MacGregor, president of Dragon Mosquito Control Inc. of Brentwood, examined the mosquitoes found in Brentwood and discovered that most were the species that carry the potentially deadly Eastern equine encephalitis, commonly known as EEE.
Fears over EEE have grown in recent weeks after the rare virus that causes brain swelling killed a horse in Derry, two emus in Fitzwilliam, and last Saturday claimed the life of a 63-year-old woman from nearby Amesbury, Mass.
The increasing threat has prompted several towns to call in pest control companies to spray roads, schools, town fields and other places where the public could be at risk.
'In the last couple of weeks we've had significant threats on our borders. We want to try to reduce the threat,' Hampstead Health Officer Kristopher Emerson said.
Hampstead hasn't had a mosquito pool test positive for EEE yet, but Emerson said officials want to 'take a preemptive strike.'
Dragon Mosquito Control plans to conduct emergency spraying today in Hampstead to kill adult mosquitoes at the middle school, Hampstead Central School, the fields on Depot Road and Holiday Lane, the Meeting House Field and Woodland Pond Field from 5:30 to 9:30 p.m.
The town of Derry planned more emergency spraying Thursday night and Danville will have the area around its elementary school sprayed today.
Newton conducted townwide road spraying Tuesday and Wednesday after a second mosquito pool tested positive for EEE - this time in the area of North Main Street.
Newton Town Administrator Nancy Wrigley said the town has no plans for additional emergency spraying, but that could change.
'We're open for discussion if we don't get a freeze anytime soon,' she said.
Newton has been a hotbed for EEE activity ever since 2005 when 20-year-old Kelly Labell died after being bitten by an infected mosquito. She was one of seven people infected that year in New Hampshire.
'We led the nation in human cases that year,' MacGregor said.
East Kingston, Goffstown, Hooksett, Seabrook and South Hampton sprayed last week, while Sandown - the first town to have a mosquito pool test positive for EEE this season - sprayed in early September.
Like other towns, Hampstead has had a mosquito control program in place for the last several years. Crews begin taking steps in the spring with mosquito trapping and surveillance followed by larviciding.
The town conducts emergency spraying whenever there's an elevated public health threat, Emerson said.

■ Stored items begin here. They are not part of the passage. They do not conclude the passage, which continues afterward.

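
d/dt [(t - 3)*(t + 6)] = 2*t + 3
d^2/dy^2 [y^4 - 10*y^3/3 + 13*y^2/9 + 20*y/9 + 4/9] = 12*y^2 - 20*y + 26/9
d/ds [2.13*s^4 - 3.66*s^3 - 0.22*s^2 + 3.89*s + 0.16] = 8.52*s^3 - 10.98*s^2 - 0.44*s + 3.89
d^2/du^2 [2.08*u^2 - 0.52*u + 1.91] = 4.16000000000000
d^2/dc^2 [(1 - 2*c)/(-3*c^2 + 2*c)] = 2*(18*c^3 - 27*c^2 + 18*c - 4)/(c^3*(27*c^3 - 54*c^2 + 36*c - 8))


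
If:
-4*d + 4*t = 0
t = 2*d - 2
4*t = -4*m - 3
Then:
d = 2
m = -11/4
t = 2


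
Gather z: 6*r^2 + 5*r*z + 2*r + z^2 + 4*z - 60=6*r^2 + 2*r + z^2 + z*(5*r + 4) - 60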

Most of the focus this summer was on West Nile virus, another mosquito-borne illness that's less dangerous. That changed in late August when EEE began showing up in southern New Hampshire.
The state said it will extend testing until Oct. 12, MacGregor said.

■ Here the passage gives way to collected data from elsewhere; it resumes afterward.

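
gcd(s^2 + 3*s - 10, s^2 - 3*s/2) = 1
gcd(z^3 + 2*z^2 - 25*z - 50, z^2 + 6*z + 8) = z + 2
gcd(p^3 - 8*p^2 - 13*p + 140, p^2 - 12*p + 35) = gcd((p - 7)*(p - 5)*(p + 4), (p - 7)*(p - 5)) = p^2 - 12*p + 35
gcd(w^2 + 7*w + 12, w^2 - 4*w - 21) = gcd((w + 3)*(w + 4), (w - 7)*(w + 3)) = w + 3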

'This year has been strange because we started out with a record number of West Nile positives and then we transitioned to EEE. We haven't had another West Nile positive in quite a few weeks. The mosquitoes that are flying right now, they're the ones that carry EEE, but they can carry West Nile, too,' MacGregor said.

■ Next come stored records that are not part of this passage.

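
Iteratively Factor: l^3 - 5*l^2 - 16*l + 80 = (l - 4)*(l^2 - l - 20) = (l - 5)*(l - 4)*(l + 4)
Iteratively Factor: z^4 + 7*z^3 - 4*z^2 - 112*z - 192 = (z + 4)*(z^3 + 3*z^2 - 16*z - 48) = (z + 3)*(z + 4)*(z^2 - 16) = (z + 3)*(z + 4)^2*(z - 4)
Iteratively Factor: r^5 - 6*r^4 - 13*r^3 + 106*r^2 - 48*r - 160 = (r - 2)*(r^4 - 4*r^3 - 21*r^2 + 64*r + 80) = (r - 2)*(r + 4)*(r^3 - 8*r^2 + 11*r + 20) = (r - 2)*(r + 1)*(r + 4)*(r^2 - 9*r + 20) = (r - 4)*(r - 2)*(r + 1)*(r + 4)*(r - 5)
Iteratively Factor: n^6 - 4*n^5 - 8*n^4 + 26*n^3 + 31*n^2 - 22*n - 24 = (n - 1)*(n^5 - 3*n^4 - 11*n^3 + 15*n^2 + 46*n + 24) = (n - 1)*(n + 1)*(n^4 - 4*n^3 - 7*n^2 + 22*n + 24) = (n - 1)*(n + 1)^2*(n^3 - 5*n^2 - 2*n + 24) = (n - 3)*(n - 1)*(n + 1)^2*(n^2 - 2*n - 8) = (n - 4)*(n - 3)*(n - 1)*(n + 1)^2*(n + 2)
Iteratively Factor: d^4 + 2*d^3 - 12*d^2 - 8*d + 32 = (d + 2)*(d^3 - 12*d + 16) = (d - 2)*(d + 2)*(d^2 + 2*d - 8) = (d - 2)*(d + 2)*(d + 4)*(d - 2)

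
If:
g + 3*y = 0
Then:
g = -3*y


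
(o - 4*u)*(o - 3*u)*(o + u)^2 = o^4 - 5*o^3*u - o^2*u^2 + 17*o*u^3 + 12*u^4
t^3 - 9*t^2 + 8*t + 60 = (t - 6)*(t - 5)*(t + 2)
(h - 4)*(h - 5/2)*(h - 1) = h^3 - 15*h^2/2 + 33*h/2 - 10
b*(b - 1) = b^2 - b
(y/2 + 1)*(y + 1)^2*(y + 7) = y^4/2 + 11*y^3/2 + 33*y^2/2 + 37*y/2 + 7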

Mosquitoes continue to be active, with high temperatures forecast in the 70s next week.
'My crews did see mosquitoes flying yesterday, so as long as the weather holds, we'll still have a need (for spraying). The window is going to close at some point,' MacGregor said.
That window won't close until the first hard freeze, which MacGregor said may not happen in southeastern New Hampshire until late October.